The new regulatory guidelines make it mandatory for crypto exchange operators to register as a corporate body with nominal capital amounting to no less than 125,000 euros from January 1, 2023. The bill proposal, which tightens know-your-customer (KYC) regulations for crypto exchanges, also requires managerial staff of Lithuanian-based crypto exchanges to be permanent residents of Lithuania. As part of the new regulations, the Registrar of Legal Entities will also make the names of crypto exchange operators public.
In its official announcement, the Ministry stated the latest move was in anticipation of future European Union decisions. Commenting on the latest development, Minister of Finance Gintarė Skaistė has stated that the Government was taking proactive steps to strengthen regulation at the national level in preparation for subsequent decisions at the EU level. The EU recently voted to advance anti-anonymity rules for the crypto market, enabling transactions between non-custodial wallets and crypto service providers a more tedious task. The European Parliament’s move has been widely criticized by crypto enthusiasts, including Coinbase CEO Brian Armstrong for being “anti-crypto”.

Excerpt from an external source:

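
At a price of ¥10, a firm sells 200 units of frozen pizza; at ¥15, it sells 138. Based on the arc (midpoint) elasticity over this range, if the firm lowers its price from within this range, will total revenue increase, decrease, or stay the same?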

The neighboring country Estonia’s tightening of crypto regulations has paved the way for an uptick in the number of crypto exchanges in Lithuania. The Finance Ministry states that since 2020 over 220 crypto companies have been created. The Estonian Government in 2020 passed a law asserting that virtual currency service providers would be treated in the same manner as financial institutions under the Money Laundering and Terrorist Financing Prevention Act. In the same year, the Estonian Government also revoked over 1,000 operating licenses after amendments to Estonian law rendered many cryptocurrency service providers non-compliant with regulations.